The Project has been specifically designed to meet the evolving demands of Alberta’s refining, fertilizer and petrochemical industries, all of which require large volumes of H2 feedstock. The Project will allow these industries to incrementally substitute water sourced H2 for their current hydrocarbon sourced H2 feedstocks, almost entirely avoiding the associated large volumes of carbon dioxide (CO2) emissions.
The availability of commercial quantities of water sourced H2 will help them meet increasingly stringent CO2 emissions standards as well as address growing investor pressure (see https://www.blackrock.com/corporate/investor-relations/blackrock-client-letter ) to “decarbonize” their operations.
Once operational in 2024, the first phase of the Kitsim H2 Project, will safely and economically produce approximately 2,100 tonnes of water sourced H2 and 16,000 tonnes of O2 annually. The 99% pure H2 and O2 gas will be compressed and shipped, initially by truck and eventually by either pipeline or rail, to southern Alberta’s nearby and rapidly growing industrial and municipal H2 markets.

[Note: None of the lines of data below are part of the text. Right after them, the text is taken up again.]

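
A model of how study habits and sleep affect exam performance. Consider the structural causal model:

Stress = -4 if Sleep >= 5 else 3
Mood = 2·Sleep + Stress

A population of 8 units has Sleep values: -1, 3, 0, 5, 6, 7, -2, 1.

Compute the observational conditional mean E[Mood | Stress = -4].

E[Mood|Stress=-4] averages over only the 3 units with Stress=-4 (Sleep = 5, 6, 7): Mood = 6, 8, 10, mean 8.

8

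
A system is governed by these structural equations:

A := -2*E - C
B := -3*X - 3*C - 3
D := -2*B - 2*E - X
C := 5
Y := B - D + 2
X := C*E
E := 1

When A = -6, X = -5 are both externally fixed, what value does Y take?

Under do(A = -6, X = -5), each intervened variable's structural equation is replaced by its fixed value.
B = -3*X - 3*C - 3  [with X=-5, C=5]  = -3
D = -2*B - 2*E - X  [with B=-3, E=1, X=-5]  = 9
Y = B - D + 2  [with B=-3, D=9]  = -10

-10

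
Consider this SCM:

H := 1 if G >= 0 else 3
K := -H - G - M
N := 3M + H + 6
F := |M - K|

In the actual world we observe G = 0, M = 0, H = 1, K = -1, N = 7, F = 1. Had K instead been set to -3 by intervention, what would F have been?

Under do(K=-3), the mechanism K := -H - G - M is discarded; K is fixed at -3.
F = |M - K|  [with M=0, K=-3]  = 3

3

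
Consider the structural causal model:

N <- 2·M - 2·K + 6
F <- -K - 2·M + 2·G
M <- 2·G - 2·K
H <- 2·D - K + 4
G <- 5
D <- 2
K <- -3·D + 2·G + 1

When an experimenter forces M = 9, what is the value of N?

Intervening sets M = 9 and removes its equation (M <- 2·G - 2·K).
K = -3·D + 2·G + 1  [with D=2, G=5]  = 5
N = 2·M - 2·K + 6  [with M=9, K=5]  = 14

14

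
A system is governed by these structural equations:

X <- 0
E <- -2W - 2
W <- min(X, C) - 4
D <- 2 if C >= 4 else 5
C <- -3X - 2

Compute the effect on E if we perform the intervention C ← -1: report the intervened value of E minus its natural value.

-2

do(C=-1) replaces the equation C <- -3X - 2 with the constant C = -1.
W = min(X, C) - 4  [with X=0, C=-1]  = -5
E = -2W - 2  [with W=-5]  = 8
Without intervention: C = -3X - 2  [with X=0]  = -2; W = min(X, C) - 4  [with X=0, C=-2]  = -6; E = -2W - 2  [with W=-6]  = 10.
Change = 8 − 10 = -2.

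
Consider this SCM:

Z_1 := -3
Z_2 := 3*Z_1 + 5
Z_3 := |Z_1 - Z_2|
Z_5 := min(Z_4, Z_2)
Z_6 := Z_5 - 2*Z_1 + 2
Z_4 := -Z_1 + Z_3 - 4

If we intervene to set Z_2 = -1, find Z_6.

7

Under do(Z_2=-1), the mechanism Z_2 := 3*Z_1 + 5 is discarded; Z_2 is fixed at -1.
Z_3 = |Z_1 - Z_2|  [with Z_1=-3, Z_2=-1]  = 2
Z_4 = -Z_1 + Z_3 - 4  [with Z_1=-3, Z_3=2]  = 1
Z_5 = min(Z_4, Z_2)  [with Z_4=1, Z_2=-1]  = -1
Z_6 = Z_5 - 2*Z_1 + 2  [with Z_5=-1, Z_1=-3]  = 7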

IEPS has chosen to use Proton Exchange Membrane (PEM) electrolyzers for converting water into H2 and. PEM electrolyzers are a proven but rapidly advancing environmental technology O2 (see https://www.siemens-energy.com/global/en/offerings/renewable-energy/hydrogen-solutions.html) and offer several distinct advantages including the ability to accommodate frequent starts and stops.
Since water is the basic feedstock for the electrolysis process, having a secure supply of water at a reasonable price is critical to operational and economic success. In this case, the Kitsim H2 Project is uniquely positioned due to having fixed price contracts for water, provided under long-term licence with the Alberta government, already in place.

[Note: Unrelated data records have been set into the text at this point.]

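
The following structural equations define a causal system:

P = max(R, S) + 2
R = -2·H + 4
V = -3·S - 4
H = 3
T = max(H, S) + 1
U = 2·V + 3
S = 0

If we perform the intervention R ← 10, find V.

-4

Intervening sets R = 10 and removes its equation (R = -2·H + 4).
No directed path runs from R to V, so V keeps its natural value.
V = -3·S - 4  [with S=0]  = -4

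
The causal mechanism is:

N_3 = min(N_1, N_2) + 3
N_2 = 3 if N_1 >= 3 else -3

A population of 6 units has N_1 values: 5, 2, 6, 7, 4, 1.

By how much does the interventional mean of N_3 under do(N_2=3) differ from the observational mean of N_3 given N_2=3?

-0.5

The intervention sets N_2=3 in all 6 units regardless of N_1. Recomputing N_3 per unit gives 6, 5, 6, 6, 6, 4; average 5.5.
Conditioning on N_2=3 selects the 4 unit(s) with N_1 ∈ {5, 6, 7, 4}. Their N_3 values: 6, 6, 6, 6. Mean = 6.
Difference = 5.5 − 6 = -0.5.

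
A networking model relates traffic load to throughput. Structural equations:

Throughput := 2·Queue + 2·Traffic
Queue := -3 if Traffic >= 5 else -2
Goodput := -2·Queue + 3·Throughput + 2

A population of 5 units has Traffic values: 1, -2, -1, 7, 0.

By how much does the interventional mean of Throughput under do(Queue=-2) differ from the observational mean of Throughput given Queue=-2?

3

do(Queue=-2) breaks Queue's dependence on Traffic. With Queue=-2 fixed, Throughput across the units is -2, -8, -6, 10, -4, mean -2.
Conditioning on Queue=-2 selects the 4 unit(s) with Traffic ∈ {1, -2, -1, 0}. Their Throughput values: -2, -8, -6, -4. Mean = -5.
Difference = -2 − (-5) = 3.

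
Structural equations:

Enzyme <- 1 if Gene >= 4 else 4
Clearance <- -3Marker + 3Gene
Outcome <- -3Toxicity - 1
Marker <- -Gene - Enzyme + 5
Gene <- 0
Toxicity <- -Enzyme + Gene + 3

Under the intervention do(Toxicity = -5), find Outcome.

14

Under do(Toxicity=-5), the mechanism Toxicity <- -Enzyme + Gene + 3 is discarded; Toxicity is fixed at -5.
Outcome = -3Toxicity - 1  [with Toxicity=-5]  = 14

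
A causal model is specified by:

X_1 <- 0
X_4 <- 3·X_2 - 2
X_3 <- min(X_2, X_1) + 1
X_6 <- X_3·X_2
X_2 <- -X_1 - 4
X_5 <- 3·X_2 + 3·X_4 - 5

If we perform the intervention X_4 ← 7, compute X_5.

4

Intervening sets X_4 = 7 and removes its equation (X_4 <- 3·X_2 - 2).
X_2 = -X_1 - 4  [with X_1=0]  = -4
X_5 = 3·X_2 + 3·X_4 - 5  [with X_2=-4, X_4=7]  = 4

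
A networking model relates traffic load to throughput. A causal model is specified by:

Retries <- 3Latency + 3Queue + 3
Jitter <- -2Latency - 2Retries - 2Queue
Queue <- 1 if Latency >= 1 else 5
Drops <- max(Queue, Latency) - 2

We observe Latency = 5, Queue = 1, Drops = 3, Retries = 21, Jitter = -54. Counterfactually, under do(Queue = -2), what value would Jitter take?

do(Queue=-2) replaces the equation Queue <- 1 if Latency >= 1 else 5 with the constant Queue = -2.
Retries = 3Latency + 3Queue + 3  [with Latency=5, Queue=-2]  = 12
Jitter = -2Latency - 2Retries - 2Queue  [with Latency=5, Retries=12, Queue=-2]  = -30

-30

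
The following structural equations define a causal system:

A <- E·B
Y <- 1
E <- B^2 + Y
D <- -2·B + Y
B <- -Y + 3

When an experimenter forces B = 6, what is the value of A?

222

Under do(B=6), the mechanism B <- -Y + 3 is discarded; B is fixed at 6.
E = B^2 + Y  [with B=6, Y=1]  = 37
A = E·B  [with E=37, B=6]  = 222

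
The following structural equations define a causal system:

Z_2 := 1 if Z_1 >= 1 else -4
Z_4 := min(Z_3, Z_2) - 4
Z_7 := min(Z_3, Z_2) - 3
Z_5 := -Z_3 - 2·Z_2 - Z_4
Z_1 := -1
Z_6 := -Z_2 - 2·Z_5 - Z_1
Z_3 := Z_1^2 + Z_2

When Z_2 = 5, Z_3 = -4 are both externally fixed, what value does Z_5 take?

Under do(Z_2 = 5, Z_3 = -4), each intervened variable's structural equation is replaced by its fixed value.
Z_4 = min(Z_3, Z_2) - 4  [with Z_3=-4, Z_2=5]  = -8
Z_5 = -Z_3 - 2·Z_2 - Z_4  [with Z_3=-4, Z_2=5, Z_4=-8]  = 2

2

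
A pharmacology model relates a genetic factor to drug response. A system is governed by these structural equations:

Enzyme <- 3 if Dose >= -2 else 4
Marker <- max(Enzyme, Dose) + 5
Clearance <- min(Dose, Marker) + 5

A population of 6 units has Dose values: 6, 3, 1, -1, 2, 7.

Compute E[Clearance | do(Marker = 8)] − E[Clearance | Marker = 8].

Under do(Marker=8), Marker's equation is replaced by Marker=8 for every unit. Per-unit Clearance: 11, 8, 6, 4, 7, 12. Mean = 8.
Conditioning on Marker=8 selects the 4 unit(s) with Dose ∈ {3, 1, -1, 2}. Their Clearance values: 8, 6, 4, 7. Mean = 6.25.
Difference = 8 − 6.25 = 1.75.

1.75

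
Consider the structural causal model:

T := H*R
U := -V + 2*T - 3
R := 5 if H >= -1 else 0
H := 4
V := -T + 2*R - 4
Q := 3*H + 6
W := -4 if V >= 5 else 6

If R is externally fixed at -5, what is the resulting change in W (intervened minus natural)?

-10

Under do(R=-5), the mechanism R := 5 if H >= -1 else 0 is discarded; R is fixed at -5.
T = H*R  [with H=4, R=-5]  = -20
V = -T + 2*R - 4  [with T=-20, R=-5]  = 6
W = -4 if V >= 5 else 6  [with V=6]  = -4
Without intervention: R = 5 if H >= -1 else 0  [with H=4]  = 5; T = H*R  [with H=4, R=5]  = 20; V = -T + 2*R - 4  [with T=20, R=5]  = -14; W = -4 if V >= 5 else 6  [with V=-14]  = 6.
Change = -4 − 6 = -10.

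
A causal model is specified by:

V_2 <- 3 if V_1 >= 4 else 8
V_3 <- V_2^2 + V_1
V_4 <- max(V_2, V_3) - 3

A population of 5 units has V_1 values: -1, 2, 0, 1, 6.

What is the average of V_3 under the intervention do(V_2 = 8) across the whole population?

Under do(V_2=8), V_2's equation is replaced by V_2=8 for every unit. Per-unit V_3: 63, 66, 64, 65, 70. Mean = 65.6.

65.6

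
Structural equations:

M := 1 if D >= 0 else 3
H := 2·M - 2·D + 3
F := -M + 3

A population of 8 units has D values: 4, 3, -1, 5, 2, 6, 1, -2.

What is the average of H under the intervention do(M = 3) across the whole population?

Every unit gets M=3 under the intervention. H values become 1, 3, 11, -1, 5, -3, 7, 13; E[H|do(M=3)] = 4.5.

4.5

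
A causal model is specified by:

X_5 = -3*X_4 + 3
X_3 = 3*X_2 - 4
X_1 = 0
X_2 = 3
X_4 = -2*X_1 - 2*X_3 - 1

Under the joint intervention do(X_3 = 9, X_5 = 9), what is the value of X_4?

-19

The joint intervention fixes X_3 = 9, X_5 = 9, removing each variable's own equation.
X_4 = -2*X_1 - 2*X_3 - 1  [with X_1=0, X_3=9]  = -19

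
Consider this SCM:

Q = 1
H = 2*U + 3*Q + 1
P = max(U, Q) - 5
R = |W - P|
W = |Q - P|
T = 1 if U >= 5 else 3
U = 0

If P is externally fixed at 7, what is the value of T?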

Effectively managing the costs of the electricity needed to drive the electrolysis process is also a major factor in producing competitive H2 from water. While electricity price is commonly a significant barrier to electrolysis in much of North America, Alberta enjoys a truly unique hourly-priced power generation market. The resulting very low off-peak electricity price will allow the Kitsim H2 Project to produce very competitively priced H2 (see https://www.aeso.ca/market/understanding-the-market/).

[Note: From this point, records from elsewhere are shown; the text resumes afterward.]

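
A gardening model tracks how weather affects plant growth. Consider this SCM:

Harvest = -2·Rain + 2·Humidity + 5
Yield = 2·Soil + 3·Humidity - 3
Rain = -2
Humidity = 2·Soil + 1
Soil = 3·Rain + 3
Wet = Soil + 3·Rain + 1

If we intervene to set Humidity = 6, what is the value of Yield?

Intervening sets Humidity = 6 and removes its equation (Humidity = 2·Soil + 1).
Soil = 3·Rain + 3  [with Rain=-2]  = -3
Yield = 2·Soil + 3·Humidity - 3  [with Soil=-3, Humidity=6]  = 9

9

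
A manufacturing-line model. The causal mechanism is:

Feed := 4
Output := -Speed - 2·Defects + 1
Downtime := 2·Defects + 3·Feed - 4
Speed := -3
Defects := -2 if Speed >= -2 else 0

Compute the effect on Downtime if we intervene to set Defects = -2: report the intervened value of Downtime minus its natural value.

-4

do(Defects=-2) replaces the equation Defects := -2 if Speed >= -2 else 0 with the constant Defects = -2.
Downtime = 2·Defects + 3·Feed - 4  [with Defects=-2, Feed=4]  = 4
Without intervention: Defects = -2 if Speed >= -2 else 0  [with Speed=-3]  = 0; Downtime = 2·Defects + 3·Feed - 4  [with Defects=0, Feed=4]  = 8.
Change = 4 − 8 = -4.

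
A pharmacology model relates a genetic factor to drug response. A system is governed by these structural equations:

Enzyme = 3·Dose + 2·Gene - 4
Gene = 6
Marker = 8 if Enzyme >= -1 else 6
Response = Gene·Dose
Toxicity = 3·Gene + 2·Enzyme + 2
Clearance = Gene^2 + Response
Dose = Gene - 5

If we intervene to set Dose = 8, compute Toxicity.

84

Under do(Dose=8), the mechanism Dose = Gene - 5 is discarded; Dose is fixed at 8.
Enzyme = 3·Dose + 2·Gene - 4  [with Dose=8, Gene=6]  = 32
Toxicity = 3·Gene + 2·Enzyme + 2  [with Gene=6, Enzyme=32]  = 84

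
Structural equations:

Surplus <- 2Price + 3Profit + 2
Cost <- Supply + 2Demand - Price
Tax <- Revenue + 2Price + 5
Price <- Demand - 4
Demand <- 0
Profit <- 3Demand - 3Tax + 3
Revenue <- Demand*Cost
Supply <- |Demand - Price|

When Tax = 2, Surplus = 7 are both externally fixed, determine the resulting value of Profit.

-3

Under do(Tax = 2, Surplus = 7), each intervened variable's structural equation is replaced by its fixed value.
Profit = 3Demand - 3Tax + 3  [with Demand=0, Tax=2]  = -3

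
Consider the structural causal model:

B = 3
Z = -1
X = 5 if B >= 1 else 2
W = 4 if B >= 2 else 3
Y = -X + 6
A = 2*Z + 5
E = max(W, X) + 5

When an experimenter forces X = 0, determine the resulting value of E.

9

The intervention breaks the incoming arrows to X: X = 5 if B >= 1 else 2 no longer applies, and X = 0.
W = 4 if B >= 2 else 3  [with B=3]  = 4
E = max(W, X) + 5  [with W=4, X=0]  = 9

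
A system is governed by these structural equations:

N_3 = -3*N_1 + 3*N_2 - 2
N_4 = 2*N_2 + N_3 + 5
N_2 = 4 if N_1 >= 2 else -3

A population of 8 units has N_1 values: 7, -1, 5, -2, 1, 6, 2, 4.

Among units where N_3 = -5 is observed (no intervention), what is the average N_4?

E[N_4|N_3=-5] averages over only the 2 units with N_3=-5 (N_1 = 5, -2): N_4 = 8, -6, mean 1.

1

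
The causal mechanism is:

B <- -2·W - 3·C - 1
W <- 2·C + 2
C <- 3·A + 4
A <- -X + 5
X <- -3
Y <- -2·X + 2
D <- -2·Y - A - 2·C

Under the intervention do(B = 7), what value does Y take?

do(B=7) replaces the equation B <- -2·W - 3·C - 1 with the constant B = 7.
Y is not downstream of the intervention, so its value is determined by the original equations.
Y = -2·X + 2  [with X=-3]  = 8

8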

Finally, although water sourced electrolysis already has significantly reduced CO2 emissions relative to hydrocarbon based H2, further reductions can be achieved by increasing the amount of renewable power used in its production. With its high and growing proportion of renewable electricity, the Alberta grid already has a relatively low carbon intensity. However, through the acquisition of supplemental verified Renewable Energy Certificates (RECs), coupled with Power Purchase Agreements (PPAs) with Alberta’s rapidly growing supply of renewable power producers, IEPS will be able to ensure that the Kitsim H2 Project meets all national and international environmental standards for low carbon (“green”) H2 production.